23世紀未来社会に飛んできて、3年が過ぎました。かつて触発されたウィリアム・モリスの『ユートピアだより』では、主人公が体験したユートピアはすべて夢であったことが最後に暴露され、現実世界に引き戻されるという残念なオチで終わるのですが、こちらのタイムトラベルはまだまだ続きます。

ただ、これまでは、主として日本の様子を中心にご報告してまいりましたが、そろそろ話のネタも尽きかけてきましたので、来年からは、海外に目を向けた連載をしようと思います。以前のたよりでもご報告したとおり、23世紀には国家とか国境といった概念はなく、各領域圏の出入りは原則自由です。

しかも、貨幣経済は廃されており、旅客機・客船を含む公共交通機関の利用はすべて無料乗り放題。ということで、無一文で飛んできた私のような者でも自由に世界を飛び回れるのです。そこで、来年以降は23世紀世界一周旅行に出ようと思います。今度は23世紀のガリバー旅行記です。

ところで、これも以前のたよりでご報告したように、23世紀の世界公用語はエスペラント語です。そのため、世界共同体を構成する各領域圏名も公式にはすべてエスペラントで表記されます。例えば、日本ならヤパニーオとなります。

そこで、本旅行記では領域圏名を原則としてエスペラント読みで片仮名表記しますが、21世紀の読者にはわかりにくくなりかねないため、さっそく以下に示すとおり、エスペラント表記の後に〔〕書きで日本語での旧称を付記することとします。

そのうえで、回り方の予定ですが、北辺の氷の島イスランド〔アイスランド〕から―なぜイスランドからなのかは次回ご説明します―始め、欧州を南下して21世紀とは最も激変したアフリーコ〔アフリカ〕を縦断していきます。そこから、西アジーオ〔アジア〕に入って東へ進んでいこうと思います。
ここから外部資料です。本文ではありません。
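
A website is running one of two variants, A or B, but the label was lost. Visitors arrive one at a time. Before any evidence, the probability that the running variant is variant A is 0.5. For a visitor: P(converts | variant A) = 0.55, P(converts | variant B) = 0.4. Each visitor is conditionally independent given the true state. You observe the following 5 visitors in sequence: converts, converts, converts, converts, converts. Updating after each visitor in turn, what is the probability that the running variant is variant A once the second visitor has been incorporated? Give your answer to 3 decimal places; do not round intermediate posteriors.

Each posterior becomes the prior for the next update.
After 'converts': P(A) = 0.55·0.5000 / (0.55·0.5000 + 0.4·0.5000) ≈ 0.5789
After 'converts': P(A) = 0.55·0.5789 / (0.55·0.5789 + 0.4·0.4211) ≈ 0.6541

0.654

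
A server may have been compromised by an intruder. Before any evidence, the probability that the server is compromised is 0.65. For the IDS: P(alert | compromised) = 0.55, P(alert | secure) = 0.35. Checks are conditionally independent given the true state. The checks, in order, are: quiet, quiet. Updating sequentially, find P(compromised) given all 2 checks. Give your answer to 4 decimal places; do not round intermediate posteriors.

Each posterior becomes the prior for the next update.
After 'quiet': P(compromised) = 0.45·0.6500 / (0.45·0.6500 + 0.65·0.3500) ≈ 0.5625
After 'quiet': P(compromised) = 0.45·0.5625 / (0.45·0.5625 + 0.65·0.4375) ≈ 0.4709

0.4709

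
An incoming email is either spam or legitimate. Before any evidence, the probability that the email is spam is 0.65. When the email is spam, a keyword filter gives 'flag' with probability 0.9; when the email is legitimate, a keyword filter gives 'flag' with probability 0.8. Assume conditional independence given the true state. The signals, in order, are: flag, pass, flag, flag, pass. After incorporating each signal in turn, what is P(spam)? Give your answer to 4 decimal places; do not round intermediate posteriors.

After 'flag': P(spam) = 0.9·0.6500 / (0.9·0.6500 + 0.8·0.3500) ≈ 0.6763
After 'pass': P(spam) = 0.1·0.6763 / (0.1·0.6763 + 0.2·0.3237) ≈ 0.5109
After 'flag': P(spam) = 0.9·0.5109 / (0.9·0.5109 + 0.8·0.4891) ≈ 0.5403
After 'flag': P(spam) = 0.9·0.5403 / (0.9·0.5403 + 0.8·0.4597) ≈ 0.5694
After 'pass': P(spam) = 0.1·0.5694 / (0.1·0.5694 + 0.2·0.4306) ≈ 0.3980

0.3980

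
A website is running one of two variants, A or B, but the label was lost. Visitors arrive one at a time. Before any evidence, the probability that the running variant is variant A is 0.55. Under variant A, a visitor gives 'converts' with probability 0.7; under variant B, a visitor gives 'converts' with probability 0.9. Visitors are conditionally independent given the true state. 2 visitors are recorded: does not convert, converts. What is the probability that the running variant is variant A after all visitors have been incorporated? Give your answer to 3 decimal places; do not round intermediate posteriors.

0.740

After 'does not convert': P(A) = 0.3·0.5500 / (0.3·0.5500 + 0.1·0.4500) ≈ 0.7857
After 'converts': P(A) = 0.7·0.7857 / (0.7·0.7857 + 0.9·0.2143) ≈ 0.7404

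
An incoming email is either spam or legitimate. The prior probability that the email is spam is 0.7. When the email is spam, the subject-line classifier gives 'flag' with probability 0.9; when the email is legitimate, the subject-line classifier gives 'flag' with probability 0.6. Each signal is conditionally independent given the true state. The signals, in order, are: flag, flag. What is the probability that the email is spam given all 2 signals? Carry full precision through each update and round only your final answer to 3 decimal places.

0.840

Each posterior becomes the prior for the next update.
After 'flag': P(spam) = 0.9·0.7000 / (0.9·0.7000 + 0.6·0.3000) ≈ 0.7778
After 'flag': P(spam) = 0.9·0.7778 / (0.9·0.7778 + 0.6·0.2222) ≈ 0.8400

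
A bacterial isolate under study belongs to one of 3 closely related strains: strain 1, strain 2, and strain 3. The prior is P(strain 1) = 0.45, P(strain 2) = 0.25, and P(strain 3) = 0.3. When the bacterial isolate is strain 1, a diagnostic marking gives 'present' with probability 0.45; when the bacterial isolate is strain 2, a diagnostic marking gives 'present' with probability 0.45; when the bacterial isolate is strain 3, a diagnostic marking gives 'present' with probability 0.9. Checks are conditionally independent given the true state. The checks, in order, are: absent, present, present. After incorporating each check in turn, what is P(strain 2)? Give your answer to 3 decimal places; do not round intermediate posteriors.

After 'absent': normaliser = 0.55·0.4500 + 0.55·0.2500 + 0.1·0.3000; P(strain 1) ≈ 0.5964, P(strain 2) ≈ 0.3313, P(strain 3) ≈ 0.0723
After 'present': normaliser = 0.45·0.5964 + 0.45·0.3313 + 0.9·0.0723; P(strain 1) ≈ 0.5562, P(strain 2) ≈ 0.3090, P(strain 3) ≈ 0.1348
After 'present': normaliser = 0.45·0.5562 + 0.45·0.3090 + 0.9·0.1348; P(strain 1) ≈ 0.4901, P(strain 2) ≈ 0.2723, P(strain 3) ≈ 0.2376

0.272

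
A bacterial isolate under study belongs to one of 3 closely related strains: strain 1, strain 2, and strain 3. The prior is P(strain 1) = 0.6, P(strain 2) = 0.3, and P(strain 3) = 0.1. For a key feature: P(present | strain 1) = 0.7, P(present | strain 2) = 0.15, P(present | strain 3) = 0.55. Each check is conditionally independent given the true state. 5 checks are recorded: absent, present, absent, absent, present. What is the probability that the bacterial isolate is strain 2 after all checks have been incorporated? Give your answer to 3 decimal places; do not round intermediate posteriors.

0.279

Each posterior becomes the prior for the next update.
After 'absent': normaliser = 0.3·0.6000 + 0.85·0.3000 + 0.45·0.1000; P(strain 1) ≈ 0.3750, P(strain 2) ≈ 0.5312, P(strain 3) ≈ 0.0938
After 'present': normaliser = 0.7·0.3750 + 0.15·0.5312 + 0.55·0.0938; P(strain 1) ≈ 0.6667, P(strain 2) ≈ 0.2024, P(strain 3) ≈ 0.1310
After 'absent': normaliser = 0.3·0.6667 + 0.85·0.2024 + 0.45·0.1310; P(strain 1) ≈ 0.4641, P(strain 2) ≈ 0.3992, P(strain 3) ≈ 0.1367
After 'absent': normaliser = 0.3·0.4641 + 0.85·0.3992 + 0.45·0.1367; P(strain 1) ≈ 0.2578, P(strain 2) ≈ 0.6283, P(strain 3) ≈ 0.1139
After 'present': normaliser = 0.7·0.2578 + 0.15·0.6283 + 0.55·0.1139; P(strain 1) ≈ 0.5349, P(strain 2) ≈ 0.2793, P(strain 3) ≈ 0.1858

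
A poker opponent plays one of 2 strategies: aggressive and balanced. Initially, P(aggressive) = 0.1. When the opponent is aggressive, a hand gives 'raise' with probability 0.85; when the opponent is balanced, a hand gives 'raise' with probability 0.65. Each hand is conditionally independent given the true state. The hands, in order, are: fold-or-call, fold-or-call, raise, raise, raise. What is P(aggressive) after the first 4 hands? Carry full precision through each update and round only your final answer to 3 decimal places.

0.034

Each posterior becomes the prior for the next update.
After 'fold-or-call': P(aggressive) = 0.15·0.1000 / (0.15·0.1000 + 0.35·0.9000) ≈ 0.0455
After 'fold-or-call': P(aggressive) = 0.15·0.0455 / (0.15·0.0455 + 0.35·0.9545) ≈ 0.0200
After 'raise': P(aggressive) = 0.85·0.0200 / (0.85·0.0200 + 0.65·0.9800) ≈ 0.0260
After 'raise': P(aggressive) = 0.85·0.0260 / (0.85·0.0260 + 0.65·0.9740) ≈ 0.0337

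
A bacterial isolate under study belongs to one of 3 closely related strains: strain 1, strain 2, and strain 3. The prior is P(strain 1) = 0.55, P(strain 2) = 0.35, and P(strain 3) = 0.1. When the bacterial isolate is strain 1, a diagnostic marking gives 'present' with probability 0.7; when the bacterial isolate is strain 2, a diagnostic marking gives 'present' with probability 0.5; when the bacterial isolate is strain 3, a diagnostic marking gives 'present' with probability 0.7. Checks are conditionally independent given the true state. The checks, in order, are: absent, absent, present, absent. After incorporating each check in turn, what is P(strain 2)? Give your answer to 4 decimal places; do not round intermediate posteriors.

After 'absent': normaliser = 0.3·0.5500 + 0.5·0.3500 + 0.3·0.1000; P(strain 1) ≈ 0.4459, P(strain 2) ≈ 0.4730, P(strain 3) ≈ 0.0811
After 'absent': normaliser = 0.3·0.4459 + 0.5·0.4730 + 0.3·0.0811; P(strain 1) ≈ 0.3390, P(strain 2) ≈ 0.5993, P(strain 3) ≈ 0.0616
After 'present': normaliser = 0.7·0.3390 + 0.5·0.5993 + 0.7·0.0616; P(strain 1) ≈ 0.4091, P(strain 2) ≈ 0.5165, P(strain 3) ≈ 0.0744
After 'absent': normaliser = 0.3·0.4091 + 0.5·0.5165 + 0.3·0.0744; P(strain 1) ≈ 0.3043, P(strain 2) ≈ 0.6404, P(strain 3) ≈ 0.0553

0.6404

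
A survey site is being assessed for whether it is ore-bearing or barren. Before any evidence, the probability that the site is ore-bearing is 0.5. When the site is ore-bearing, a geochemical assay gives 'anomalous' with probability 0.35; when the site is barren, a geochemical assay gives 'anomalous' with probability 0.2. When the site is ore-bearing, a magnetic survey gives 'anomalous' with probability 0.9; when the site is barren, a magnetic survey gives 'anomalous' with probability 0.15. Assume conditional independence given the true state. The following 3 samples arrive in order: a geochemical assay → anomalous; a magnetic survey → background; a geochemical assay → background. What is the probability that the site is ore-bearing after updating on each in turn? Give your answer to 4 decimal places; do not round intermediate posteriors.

After a geochemical assay='anomalous': P(ore) = 0.35·0.5000 / (0.35·0.5000 + 0.2·0.5000) ≈ 0.6364
After a magnetic survey='background': P(ore) = 0.1·0.6364 / (0.1·0.6364 + 0.85·0.3636) ≈ 0.1707
After a geochemical assay='background': P(ore) = 0.65·0.1707 / (0.65·0.1707 + 0.8·0.8293) ≈ 0.1433

0.1433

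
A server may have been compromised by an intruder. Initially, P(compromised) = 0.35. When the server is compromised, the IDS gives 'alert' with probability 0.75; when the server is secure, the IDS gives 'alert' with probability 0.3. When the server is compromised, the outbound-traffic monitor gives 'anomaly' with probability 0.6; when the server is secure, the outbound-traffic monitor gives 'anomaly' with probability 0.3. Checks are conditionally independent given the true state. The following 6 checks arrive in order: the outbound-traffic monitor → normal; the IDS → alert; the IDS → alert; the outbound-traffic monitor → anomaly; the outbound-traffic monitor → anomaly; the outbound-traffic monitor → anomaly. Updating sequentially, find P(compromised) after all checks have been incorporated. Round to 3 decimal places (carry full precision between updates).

0.939

After the outbound-traffic monitor='normal': P(compromised) = 0.4·0.3500 / (0.4·0.3500 + 0.7·0.6500) ≈ 0.2353
After the IDS='alert': P(compromised) = 0.75·0.2353 / (0.75·0.2353 + 0.3·0.7647) ≈ 0.4348
After the IDS='alert': P(compromised) = 0.75·0.4348 / (0.75·0.4348 + 0.3·0.5652) ≈ 0.6579
After the outbound-traffic monitor='anomaly': P(compromised) = 0.6·0.6579 / (0.6·0.6579 + 0.3·0.3421) ≈ 0.7937
After the outbound-traffic monitor='anomaly': P(compromised) = 0.6·0.7937 / (0.6·0.7937 + 0.3·0.2063) ≈ 0.8850
After the outbound-traffic monitor='anomaly': P(compromised) = 0.6·0.8850 / (0.6·0.8850 + 0.3·0.1150) ≈ 0.9390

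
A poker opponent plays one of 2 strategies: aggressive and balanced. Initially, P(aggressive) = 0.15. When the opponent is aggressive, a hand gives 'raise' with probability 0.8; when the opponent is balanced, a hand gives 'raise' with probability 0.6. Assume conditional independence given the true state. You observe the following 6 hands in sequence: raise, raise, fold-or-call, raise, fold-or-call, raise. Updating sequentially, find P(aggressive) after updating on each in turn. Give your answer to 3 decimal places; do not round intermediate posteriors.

After 'raise': P(aggressive) = 0.8·0.1500 / (0.8·0.1500 + 0.6·0.8500) ≈ 0.1905
After 'raise': P(aggressive) = 0.8·0.1905 / (0.8·0.1905 + 0.6·0.8095) ≈ 0.2388
After 'fold-or-call': P(aggressive) = 0.2·0.2388 / (0.2·0.2388 + 0.4·0.7612) ≈ 0.1356
After 'raise': P(aggressive) = 0.8·0.1356 / (0.8·0.1356 + 0.6·0.8644) ≈ 0.1730
After 'fold-or-call': P(aggressive) = 0.2·0.1730 / (0.2·0.1730 + 0.4·0.8270) ≈ 0.0947
After 'raise': P(aggressive) = 0.8·0.0947 / (0.8·0.0947 + 0.6·0.9053) ≈ 0.1224

0.122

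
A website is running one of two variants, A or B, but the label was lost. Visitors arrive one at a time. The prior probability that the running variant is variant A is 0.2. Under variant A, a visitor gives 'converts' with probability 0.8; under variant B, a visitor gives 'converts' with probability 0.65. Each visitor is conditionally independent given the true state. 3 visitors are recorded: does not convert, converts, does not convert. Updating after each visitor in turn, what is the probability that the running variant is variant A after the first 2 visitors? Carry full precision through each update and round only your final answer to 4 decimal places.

0.1495

After 'does not convert': P(A) = 0.2·0.2000 / (0.2·0.2000 + 0.35·0.8000) ≈ 0.1250
After 'converts': P(A) = 0.8·0.1250 / (0.8·0.1250 + 0.65·0.8750) ≈ 0.1495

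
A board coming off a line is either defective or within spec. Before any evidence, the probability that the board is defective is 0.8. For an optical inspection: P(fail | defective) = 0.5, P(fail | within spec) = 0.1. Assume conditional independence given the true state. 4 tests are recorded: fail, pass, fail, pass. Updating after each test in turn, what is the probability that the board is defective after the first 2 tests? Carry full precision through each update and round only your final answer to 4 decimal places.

0.9174

Apply Bayes' rule sequentially, carrying P(defective) forward.
After 'fail': P(defective) = 0.5·0.8000 / (0.5·0.8000 + 0.1·0.2000) ≈ 0.9524
After 'pass': P(defective) = 0.5·0.9524 / (0.5·0.9524 + 0.9·0.0476) ≈ 0.9174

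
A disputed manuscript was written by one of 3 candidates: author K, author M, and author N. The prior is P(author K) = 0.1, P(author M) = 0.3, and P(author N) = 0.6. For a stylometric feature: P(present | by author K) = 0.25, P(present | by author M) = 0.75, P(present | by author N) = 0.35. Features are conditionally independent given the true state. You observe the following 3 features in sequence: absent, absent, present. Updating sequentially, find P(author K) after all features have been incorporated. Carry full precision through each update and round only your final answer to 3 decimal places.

0.120

After 'absent': normaliser = 0.75·0.1000 + 0.25·0.3000 + 0.65·0.6000; P(author K) ≈ 0.1389, P(author M) ≈ 0.1389, P(author N) ≈ 0.7222
After 'absent': normaliser = 0.75·0.1389 + 0.25·0.1389 + 0.65·0.7222; P(author K) ≈ 0.1712, P(author M) ≈ 0.0571, P(author N) ≈ 0.7717
After 'present': normaliser = 0.25·0.1712 + 0.75·0.0571 + 0.35·0.7717; P(author K) ≈ 0.1203, P(author M) ≈ 0.1203, P(author N) ≈ 0.7593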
ただし、これまでと同様、文字情報のみで、写真は掲載できません。なぜなら、文字情報を200年遡ってそちら21世紀へ送信することはできるのですが、画像情報についてはできない仕組みになっているためです。それが技術的な限界なのか、政策的な通信統制なのかは不明です。

というわけで、23世紀未来世界の様子をビジュアルにお伝えすることはかないませんが、できるだけイメージが浮かぶような文章表現を工夫しながら、ご報告していきたいと考えています。更新ペースは引き続き不定期のため、閑散としたものとなるでしょうが、お許しください。それでは、また来年。